What a conundrum was caused by this last Christmas – New Year, with the major celebratory days falling mid-week! A highly uncomfortable arrangement resulting in the utter destruction of two entire weeks of commerce and regularity and inducing one hell of a post-holiday hangover syndrome. A nearly unsurmountable struggle to remember what day it actually was let alone where one was supposed to appear and with what gift, dish or bottle. Not to mention the diligent who continued to attempt some semblance of normalcy by actually working the beginnings and endings of both weeks, as if there were four mini-weeks instead of two regular-sized weeks. Exhausting.
Really, it all began with Thanksgiving and Channukah smashed all up on each other, like some awkward Jewish-Puritanical dinner party.
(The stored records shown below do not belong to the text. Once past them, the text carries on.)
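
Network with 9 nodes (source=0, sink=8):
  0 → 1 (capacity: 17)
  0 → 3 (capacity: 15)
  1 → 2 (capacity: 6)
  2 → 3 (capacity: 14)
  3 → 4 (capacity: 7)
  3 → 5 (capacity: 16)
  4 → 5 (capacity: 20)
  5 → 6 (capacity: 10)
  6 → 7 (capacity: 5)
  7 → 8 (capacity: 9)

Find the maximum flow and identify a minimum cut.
Max flow = 5, Min cut edges: (6,7)

Maximum flow: 5
Minimum cut: (6,7)
Partition: S = [0, 1, 2, 3, 4, 5, 6], T = [7, 8]

Max-flow min-cut theorem verified: both equal 5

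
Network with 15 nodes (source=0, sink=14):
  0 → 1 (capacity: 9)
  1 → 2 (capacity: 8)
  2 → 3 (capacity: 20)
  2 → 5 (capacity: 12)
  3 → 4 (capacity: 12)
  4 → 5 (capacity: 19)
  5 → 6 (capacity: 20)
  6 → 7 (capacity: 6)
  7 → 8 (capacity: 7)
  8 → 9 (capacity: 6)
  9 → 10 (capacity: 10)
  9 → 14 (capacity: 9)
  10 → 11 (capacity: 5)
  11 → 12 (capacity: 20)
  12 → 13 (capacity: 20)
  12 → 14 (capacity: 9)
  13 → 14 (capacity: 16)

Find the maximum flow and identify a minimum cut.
Max flow = 6, Min cut edges: (8,9)

Maximum flow: 6
Minimum cut: (8,9)
Partition: S = [0, 1, 2, 3, 4, 5, 6, 7, 8], T = [9, 10, 11, 12, 13, 14]

Max-flow min-cut theorem verified: both equal 6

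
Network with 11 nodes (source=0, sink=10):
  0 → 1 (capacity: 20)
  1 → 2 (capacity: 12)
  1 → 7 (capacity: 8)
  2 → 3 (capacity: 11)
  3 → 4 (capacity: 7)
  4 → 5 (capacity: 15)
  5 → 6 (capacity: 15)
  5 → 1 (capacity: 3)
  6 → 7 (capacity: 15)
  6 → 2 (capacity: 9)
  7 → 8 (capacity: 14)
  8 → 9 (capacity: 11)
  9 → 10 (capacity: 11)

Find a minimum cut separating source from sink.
Min cut value = 11, edges: (9,10)

Min cut value: 11
Partition: S = [0, 1, 2, 3, 4, 5, 6, 7, 8, 9], T = [10]
Cut edges: (9,10)

By max-flow min-cut theorem, max flow = min cut = 11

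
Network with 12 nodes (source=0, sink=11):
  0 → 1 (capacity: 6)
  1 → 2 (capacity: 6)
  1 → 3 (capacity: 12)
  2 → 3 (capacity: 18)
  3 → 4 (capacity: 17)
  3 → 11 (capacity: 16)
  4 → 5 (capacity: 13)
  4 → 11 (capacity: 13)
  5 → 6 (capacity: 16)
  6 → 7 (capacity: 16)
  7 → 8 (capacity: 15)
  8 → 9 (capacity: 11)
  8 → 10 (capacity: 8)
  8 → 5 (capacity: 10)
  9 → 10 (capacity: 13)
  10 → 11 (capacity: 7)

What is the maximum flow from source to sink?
Maximum flow = 6

Max flow: 6

Flow assignment:
  0 → 1: 6/6
  1 → 3: 6/12
  3 → 11: 6/16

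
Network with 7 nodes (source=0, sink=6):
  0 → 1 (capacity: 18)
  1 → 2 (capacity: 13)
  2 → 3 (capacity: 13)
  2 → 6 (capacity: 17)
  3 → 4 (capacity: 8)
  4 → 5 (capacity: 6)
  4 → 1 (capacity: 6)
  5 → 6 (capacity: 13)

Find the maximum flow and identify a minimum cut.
Max flow = 13, Min cut edges: (1,2)

Maximum flow: 13
Minimum cut: (1,2)
Partition: S = [0, 1], T = [2, 3, 4, 5, 6]

Max-flow min-cut theorem verified: both equal 13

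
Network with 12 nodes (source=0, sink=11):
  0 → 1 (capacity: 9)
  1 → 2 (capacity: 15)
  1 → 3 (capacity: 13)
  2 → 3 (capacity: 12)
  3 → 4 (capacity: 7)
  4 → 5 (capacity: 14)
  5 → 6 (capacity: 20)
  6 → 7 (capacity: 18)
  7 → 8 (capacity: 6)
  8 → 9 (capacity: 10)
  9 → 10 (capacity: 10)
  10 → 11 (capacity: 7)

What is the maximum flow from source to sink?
Maximum flow = 6

Max flow: 6

Flow assignment:
  0 → 1: 6/9
  1 → 3: 6/13
  3 → 4: 6/7
  4 → 5: 6/14
  5 → 6: 6/20
  6 → 7: 6/18
  7 → 8: 6/6
  8 → 9: 6/10
  9 → 10: 6/10
  10 → 11: 6/7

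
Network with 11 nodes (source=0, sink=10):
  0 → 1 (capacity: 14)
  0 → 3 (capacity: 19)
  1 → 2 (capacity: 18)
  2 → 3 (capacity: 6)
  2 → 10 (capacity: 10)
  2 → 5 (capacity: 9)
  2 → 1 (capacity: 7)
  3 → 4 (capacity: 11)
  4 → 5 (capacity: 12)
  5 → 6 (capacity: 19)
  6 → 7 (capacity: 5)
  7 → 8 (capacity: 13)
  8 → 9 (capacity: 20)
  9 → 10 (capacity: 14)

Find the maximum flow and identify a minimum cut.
Max flow = 15, Min cut edges: (2,10), (6,7)

Maximum flow: 15
Minimum cut: (2,10), (6,7)
Partition: S = [0, 1, 2, 3, 4, 5, 6], T = [7, 8, 9, 10]

Max-flow min-cut theorem verified: both equal 15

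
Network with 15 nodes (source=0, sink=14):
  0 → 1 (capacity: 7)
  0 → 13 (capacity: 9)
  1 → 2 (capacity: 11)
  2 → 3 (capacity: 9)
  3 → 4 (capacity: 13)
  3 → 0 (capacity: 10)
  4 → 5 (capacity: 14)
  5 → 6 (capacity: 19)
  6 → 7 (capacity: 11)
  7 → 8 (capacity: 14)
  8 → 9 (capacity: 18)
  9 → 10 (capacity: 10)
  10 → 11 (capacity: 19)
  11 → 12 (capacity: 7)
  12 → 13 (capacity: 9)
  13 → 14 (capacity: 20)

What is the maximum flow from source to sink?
Maximum flow = 16

Max flow: 16

Flow assignment:
  0 → 1: 7/7
  0 → 13: 9/9
  1 → 2: 7/11
  2 → 3: 7/9
  3 → 4: 7/13
  4 → 5: 7/14
  5 → 6: 7/19
  6 → 7: 7/11
  7 → 8: 7/14
  8 → 9: 7/18
  9 → 10: 7/10
  10 → 11: 7/19
  11 → 12: 7/7
  12 → 13: 7/9
  13 → 14: 16/20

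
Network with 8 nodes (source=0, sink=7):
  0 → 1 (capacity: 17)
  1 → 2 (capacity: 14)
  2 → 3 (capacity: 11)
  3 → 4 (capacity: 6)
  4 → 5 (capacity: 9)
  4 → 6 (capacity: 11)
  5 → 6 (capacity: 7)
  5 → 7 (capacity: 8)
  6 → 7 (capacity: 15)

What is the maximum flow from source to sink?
Maximum flow = 6

Max flow: 6

Flow assignment:
  0 → 1: 6/17
  1 → 2: 6/14
  2 → 3: 6/11
  3 → 4: 6/6
  4 → 5: 6/9
  5 → 7: 6/8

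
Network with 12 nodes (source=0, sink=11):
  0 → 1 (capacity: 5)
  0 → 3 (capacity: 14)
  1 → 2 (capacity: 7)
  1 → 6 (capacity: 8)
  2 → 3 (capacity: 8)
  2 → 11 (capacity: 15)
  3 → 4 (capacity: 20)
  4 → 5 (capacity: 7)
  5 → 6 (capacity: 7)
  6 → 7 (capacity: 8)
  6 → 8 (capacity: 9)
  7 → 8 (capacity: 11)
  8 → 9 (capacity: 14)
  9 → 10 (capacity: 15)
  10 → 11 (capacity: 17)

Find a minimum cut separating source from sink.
Min cut value = 12, edges: (0,1), (5,6)

Min cut value: 12
Partition: S = [0, 3, 4, 5], T = [1, 2, 6, 7, 8, 9, 10, 11]
Cut edges: (0,1), (5,6)

By max-flow min-cut theorem, max flow = min cut = 12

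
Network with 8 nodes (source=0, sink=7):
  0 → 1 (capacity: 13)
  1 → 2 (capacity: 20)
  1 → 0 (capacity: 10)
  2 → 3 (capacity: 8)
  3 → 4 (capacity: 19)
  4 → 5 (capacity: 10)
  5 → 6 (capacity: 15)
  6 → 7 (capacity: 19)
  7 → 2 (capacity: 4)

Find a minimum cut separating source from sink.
Min cut value = 8, edges: (2,3)

Min cut value: 8
Partition: S = [0, 1, 2], T = [3, 4, 5, 6, 7]
Cut edges: (2,3)

By max-flow min-cut theorem, max flow = min cut = 8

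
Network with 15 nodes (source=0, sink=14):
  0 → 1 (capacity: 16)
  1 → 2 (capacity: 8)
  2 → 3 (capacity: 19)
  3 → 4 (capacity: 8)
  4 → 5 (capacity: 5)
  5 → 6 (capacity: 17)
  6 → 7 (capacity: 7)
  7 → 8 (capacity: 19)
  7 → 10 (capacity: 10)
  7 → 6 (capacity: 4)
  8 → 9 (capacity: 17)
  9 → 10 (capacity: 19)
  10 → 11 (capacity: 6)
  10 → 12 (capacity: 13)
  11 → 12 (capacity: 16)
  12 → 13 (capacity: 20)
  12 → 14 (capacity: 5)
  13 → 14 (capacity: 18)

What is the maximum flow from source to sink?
Maximum flow = 5

Max flow: 5

Flow assignment:
  0 → 1: 5/16
  1 → 2: 5/8
  2 → 3: 5/19
  3 → 4: 5/8
  4 → 5: 5/5
  5 → 6: 5/17
  6 → 7: 5/7
  7 → 10: 5/10
  10 → 12: 5/13
  12 → 14: 5/5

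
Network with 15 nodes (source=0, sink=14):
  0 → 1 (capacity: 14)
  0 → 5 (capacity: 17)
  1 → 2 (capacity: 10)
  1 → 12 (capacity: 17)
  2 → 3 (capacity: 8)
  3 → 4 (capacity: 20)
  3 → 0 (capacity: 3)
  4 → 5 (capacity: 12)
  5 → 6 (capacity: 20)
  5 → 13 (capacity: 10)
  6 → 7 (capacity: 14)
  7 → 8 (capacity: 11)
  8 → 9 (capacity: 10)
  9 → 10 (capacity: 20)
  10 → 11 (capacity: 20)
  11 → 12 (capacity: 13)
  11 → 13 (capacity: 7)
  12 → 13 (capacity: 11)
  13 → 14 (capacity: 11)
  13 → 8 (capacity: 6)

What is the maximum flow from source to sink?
Maximum flow = 11

Max flow: 11

Flow assignment:
  0 → 1: 4/14
  0 → 5: 7/17
  1 → 2: 3/10
  1 → 12: 1/17
  2 → 3: 3/8
  3 → 4: 3/20
  4 → 5: 3/12
  5 → 6: 10/20
  6 → 7: 10/14
  7 → 8: 10/11
  8 → 9: 10/10
  9 → 10: 10/20
  10 → 11: 10/20
  11 → 12: 3/13
  11 → 13: 7/7
  12 → 13: 4/11
  13 → 14: 11/11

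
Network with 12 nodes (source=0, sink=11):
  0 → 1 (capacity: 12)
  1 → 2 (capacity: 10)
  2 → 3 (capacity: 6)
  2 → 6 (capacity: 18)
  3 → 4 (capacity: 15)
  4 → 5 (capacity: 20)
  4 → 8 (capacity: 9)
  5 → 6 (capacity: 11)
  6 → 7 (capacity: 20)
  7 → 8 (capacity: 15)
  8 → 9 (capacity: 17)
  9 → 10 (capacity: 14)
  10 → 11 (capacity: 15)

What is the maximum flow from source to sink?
Maximum flow = 10

Max flow: 10

Flow assignment:
  0 → 1: 10/12
  1 → 2: 10/10
  2 → 3: 6/6
  2 → 6: 4/18
  3 → 4: 6/15
  4 → 8: 6/9
  6 → 7: 4/20
  7 → 8: 4/15
  8 → 9: 10/17
  9 → 10: 10/14
  10 → 11: 10/15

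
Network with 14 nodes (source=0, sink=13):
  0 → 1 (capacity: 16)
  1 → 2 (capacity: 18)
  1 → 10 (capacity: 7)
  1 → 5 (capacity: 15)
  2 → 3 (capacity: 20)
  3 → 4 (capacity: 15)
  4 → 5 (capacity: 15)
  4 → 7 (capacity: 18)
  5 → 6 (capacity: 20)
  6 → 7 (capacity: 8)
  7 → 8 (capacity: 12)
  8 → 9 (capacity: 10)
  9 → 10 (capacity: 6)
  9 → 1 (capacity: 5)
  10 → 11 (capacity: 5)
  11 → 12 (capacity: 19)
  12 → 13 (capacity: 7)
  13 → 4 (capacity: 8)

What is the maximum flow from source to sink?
Maximum flow = 5

Max flow: 5

Flow assignment:
  0 → 1: 5/16
  1 → 2: 1/18
  1 → 5: 8/15
  2 → 3: 1/20
  3 → 4: 1/15
  4 → 7: 1/18
  5 → 6: 8/20
  6 → 7: 8/8
  7 → 8: 9/12
  8 → 9: 9/10
  9 → 10: 5/6
  9 → 1: 4/5
  10 → 11: 5/5
  11 → 12: 5/19
  12 → 13: 5/7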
With ham off the menu, who had time to think about wishing anyone a “Happy Kwansaa” for crying out loud.
Generally, Thanksgiving holds a place of honor in the pantheon of holidays. A truly well-thought out reflection of our modern appetite for celebration, Thanksgiving reliably offers us a four-day weekend with the promise of family and feasting followed by two solid days of unbridled shopping. And then Sunday we rest. Just like God intended.
Surely, I am not the only red-blooded American who finds it unseemly that in this great land of more-than-plenty we are still bound to a holiday calendar prescribed by a long dead self-serving religious patriarch. How are we to stand up as a fully formed global power when we have yet to reconcile our schedules of celebration?
Over the course of history, this great nation of ours has successfully secularized, sterilized and commercialized our celebratory obligations. And yet we continue to allow this affront to our consumerist sensibilities. My fellow Americans, it is high time some one stepped forward to reign in this calendrical circus. Who will rescue us from these antiquated habitual patterns and bring forth a system of holidays we can all be proud of?